Menurut Sudarsono, kebijakan penertiban ODOL ini adalah langkah yang tepat dan krusial untuk menjaga ketertiban lalu lintas di wilayah Kalteng. Lebih dari itu, ia menekankan bahwa penertiban ini esensial untuk mencegah kerusakan infrastruktur jalan yang dapat mengakibatkan kerugian finansial besar bagi negara.
Kerusakan jalan akibat muatan berlebih bukan hanya menghambat arus logistik, tetapi juga membahayakan pengguna jalan lainnya. Meski demikian, dukungan Sudarsono tidak serta merta tanpa catatan. Ia mengingatkan agar Pemerintah Provinsi Kalteng juga tetap memperhatikan kondisi para pelaku usaha transportasi, khususnya pemilik armada dengan tonase kecil.
Penting untuk tidak hanya fokus pada penegakan aturan, tetapi juga pada dampak ekonomi yang mungkin dirasakan oleh para sopir dan pengusaha kecil.
“Meski kami mendukung kebijakan gubernur, kami juga menyarankan agar pemerintah memiliki langkah konkret untuk berdialog dengan para pihak terkait. Khususnya pelaku usaha industri dan pengguna jasa angkutan,” kata Sudarsono, pada Senin (21/7/2025).
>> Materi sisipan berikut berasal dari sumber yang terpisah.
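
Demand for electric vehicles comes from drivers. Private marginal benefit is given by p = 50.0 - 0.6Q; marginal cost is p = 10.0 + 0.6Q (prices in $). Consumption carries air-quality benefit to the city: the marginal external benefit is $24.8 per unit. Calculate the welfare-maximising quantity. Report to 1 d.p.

Q* = 54.0

Social marginal benefit = demand + MEB = 74.8 - 0.6Q.
Set SMB = MC: 74.8 - 0.6Q = 10.0 + 0.6Q → Q* = 54.0000.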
Pernyataan ini menggarisbawahi pentingnya pendekatan yang seimbang antara penegakan hukum dan keberlangsungan ekonomi masyarakat. Dialog diharapkan dapat menemukan solusi terbaik yang tidak merugikan salah satu pihak.
Salah satu aspek krusial yang disoroti Sudarsono adalah perlunya evaluasi terhadap besaran upah angkut, terutama untuk angkutan Crude Palm Oil (CPO). Menurutnya, upah angkut CPO selama ini masih dianggap belum seimbang dengan biaya operasional. Kondisi ini, kata Sudarsono, secara tidak langsung justru mendorong para sopir dan pengusaha kecil untuk memaksakan penggunaan truk bermuatan lebih besar demi mencapai efisiensi biaya.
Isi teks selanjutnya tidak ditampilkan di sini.